The Sardis church was wealthy – but degenerate. There was no life, no spirit there, and the Christian church was lacking vitality. Church members were busy but ‘dead’ in the sins that came to captivate and rule them. Sin kills the highest part of human nature, so Christ called them to wake from their lethargy.
Those in the church at Philadelphia are described as ‘a pillar in the Temple of God’ for their loyalty despite persecution. They are presented with ‘an open door’ into God’s kingdom.
Laodicea was the only Church of which the Risen Christ had nothing good to say. It was a big banking and financial centre and one of the wealthiest cities in the world. They were proud and felt that they didn’t even need God. The vision says: ‘You are wretched, pitiable, poor, blind and naked.’ It became a great manufacturing centre of clothing, but they didn’t realise that in the sight of God they were naked. It was a famous for their eye ointment exported abroad, but it was not realised that in the sight of God they were spiritually blind.
Their indifference, ‘neither hot nor cold’ made them nauseating to God. When one does not care one way or the other Love is frustrated and defeated.
We’re given the vision of a picture: Behold I stand at the door and knock. If anyone hears my voice and opens the door, I will come in to him and eat with him, and he with me. Jesus, much as He greatly desires to enter, never imposes. There is no handle on the outside of the door - it’s for us to open. His knock is continuous, but he uses just a light knuckle. When we invite him we gain his personal fellowship. Christ at the door portrays yearning and love knocking at the door of hearts. No religion other than Christianity portrays God as the seeker of people. George Fox wrote in 1676: ‘So what is this door that Christ knocks at? Is it not the door of your hearts, minds, and souls? And therefore, do not you stop your ears and close your eyes like the Pharisees, but hear Christ’s voice, by turning at the reproofs (or disapprovals) of his spirit and his light; and then he which hath enlightened you will ‘come in, and sup with you and you with him.’

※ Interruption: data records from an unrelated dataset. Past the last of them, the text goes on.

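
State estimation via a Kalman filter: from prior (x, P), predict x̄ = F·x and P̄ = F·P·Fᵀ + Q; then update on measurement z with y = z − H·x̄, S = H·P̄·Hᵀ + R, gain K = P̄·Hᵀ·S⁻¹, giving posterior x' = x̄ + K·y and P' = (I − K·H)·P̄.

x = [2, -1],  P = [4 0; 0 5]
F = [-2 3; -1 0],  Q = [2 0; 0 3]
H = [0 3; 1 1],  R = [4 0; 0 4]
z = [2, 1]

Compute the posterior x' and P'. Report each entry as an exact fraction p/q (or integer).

x' = [91/801, 154/267]
P' = [16088/4005 -92/267; -92/267 36/89]

x̄ = F·x = [-7, -2]
P̄ = F·P·Fᵀ + Q = [63 8; 8 7]
y = z − H·x̄ = [8, 10]
S = H·P̄·Hᵀ + R = [67 45; 45 90]
K = P̄·Hᵀ·S⁻¹ = [-23/89 3677/4005; 27/89 4/267]
x' = x̄ + K·y = [91/801, 154/267]
P' = (I − K·H)·P̄ = [16088/4005 -92/267; -92/267 36/89]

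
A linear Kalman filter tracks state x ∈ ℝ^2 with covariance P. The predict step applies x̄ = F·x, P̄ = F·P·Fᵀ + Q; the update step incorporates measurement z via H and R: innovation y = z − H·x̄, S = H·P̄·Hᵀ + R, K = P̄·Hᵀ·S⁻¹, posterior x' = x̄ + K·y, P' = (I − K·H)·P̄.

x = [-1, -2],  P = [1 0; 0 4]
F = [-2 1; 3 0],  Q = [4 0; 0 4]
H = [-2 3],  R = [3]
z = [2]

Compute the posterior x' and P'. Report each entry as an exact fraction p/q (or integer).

x' = [-77/40, -53/80]
P' = [93/20 117/40; 117/40 173/80]

x̄ = F·x = [0, -3]
P̄ = F·P·Fᵀ + Q = [12 -6; -6 13]
y = z − H·x̄ = [11]
S = H·P̄·Hᵀ + R = [240]
K = P̄·Hᵀ·S⁻¹ = [-7/40; 17/80]
x' = x̄ + K·y = [-77/40, -53/80]
P' = (I − K·H)·P̄ = [93/20 117/40; 117/40 173/80]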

The book of Revelation moves on with visions of terror in the last times – the ultimate workings of God for mankind, signs of the last and final battle between God and the forces of evil.
Beyond that were seen blessings and glory in the power of the Almighty God.
At the end of the book of Revelation: God creates A new heaven and a new earth.
‘I saw the Holy City, the new Jerusalem coming down out of heaven from God’.
This is not a literal city. Jerusalem as a symbol becomes a mirror of humanity, we’re offered a new, perfect place coming to us from heaven to spend our lives with God.